SÖZCÜ avukatlarından Ceren Yakışır da, Sözcü gazetesine açılan dava sürecini anlattı ve yapılan hukuksuzluklara dikkat çekti. FETÖ ile mücadele adı altında geliştirilen davalardan biri olan Sözcü davasının ihbarcılar ve yandaş medyada çıkan haberlere dayandığını belirten Yakışır, FETÖ çamurunun ilk olarak Sözcü'ye 2010 yılında atıldığını söyledi. Sözcü'nün özellikle 17-25 Aralık döneminde yapılan haberler nedeniyle havuz medyası tarafından hedef gösterildiğini anlatan Yakışır, Sözcü gazetesinin sahibi Burak Akbay'ın fotoğraflarının fotomontajla Fetullah Gülen'e benzetilerek algı oluşturulmaya çalışıldığını aktardı. Yakışır, "15 temmuz 2016'da saat 16.25'te Sözcü'nün internet sitesinde Cumhurbaşkanının nerede tatil yaptığına dair Gökmen Ulu'nun haberi girdi. Aynı gün darbe girişimi olunca, iktidara yakın medya grubu darbecilere Cumhurbaşkanının yerini Sözcü bildirdi. 'Burak Akbay derhal tutuklansın' diye haber yaptı. Tüm bu algı operasyonları üzerine savcılık resen soruşturma başlattı. 4 savcı görevlendirildi.
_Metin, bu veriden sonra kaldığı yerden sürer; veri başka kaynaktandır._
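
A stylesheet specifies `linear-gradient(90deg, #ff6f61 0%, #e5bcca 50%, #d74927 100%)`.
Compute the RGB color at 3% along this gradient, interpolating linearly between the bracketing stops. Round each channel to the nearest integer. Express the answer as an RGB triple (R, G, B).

3% lies between the 0% and 50% stops, so the local fraction is t = (3 − 0)/(50 − 0) = 3/50 ≈ 0.06.
#ff6f61 → (255, 111, 97); #e5bcca → (229, 188, 202).
R = 255 + 0.06 × (229 − 255) = 253.44 → 253
G = 111 + 0.06 × (188 − 111) = 115.62 → 116
B = 97 + 0.06 × (202 − 97) = 103.3 → 103

(253, 116, 103)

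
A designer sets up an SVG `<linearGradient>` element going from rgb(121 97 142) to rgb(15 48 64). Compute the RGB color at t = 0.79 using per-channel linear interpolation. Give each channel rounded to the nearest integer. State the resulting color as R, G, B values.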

Askerlerin nasıl keşif uçuşu yaptığının belgelerini verdik. Gökmen Ulu ve diğer arkadaşlarımız hakkında örgüte yardım suçundan dava açıldı. Savcılık ilk dosya yürürken Emin Çölaşan, Necati Doğru, Genel Yayın yönetmeni Metin Yılmaz, internet sitesi Yayın Yönetmeni Mustafa Çetin ve internet haber koordinatörü Yücel Arı hakkında yeniden soruşturma başlattı" diye konuştu.

Soruşturma sürecinde savcının, Sözcü avukatlarına 'siz yanlış savunma yapıyorsunuz, biz bu kişilere FETÖ'cü demiyoruz. Ama FETÖ'ye bilerek ve isteyerek yardım ettiğini söylüyoruz' dediğini aktaran Yakışır, "Eğer bir örgüte yardım edilecekse öncelikle bu kişilerin söz konusu örgüte sempatisi olması gerekir. Halbu ki, Sözcü'nün FETÖ karşıtı haberler yaptığı herkesçe biliniyordu. Tanıklar gelip ifade verdiler ve bu kişilerin FETÖ ile bağlantısı olmadığını, sözlerinin yanlış anlaşıldığını söylediler. Fehmi Koru küçük bir dokundurma yaptığını söyledi. Bu dokundurma yüzünden gazetenin sahibi Burak Akbay yurt dışında. Yakın zamanda kaybettiği babasının cenazesine bile gelemedi. Tüm bu delillere rağmen esas hakkındaki mütalaada duruşma savcısı lehte delilleri gözardı etti ve 10'ar yıla kadar hapislerini istedi.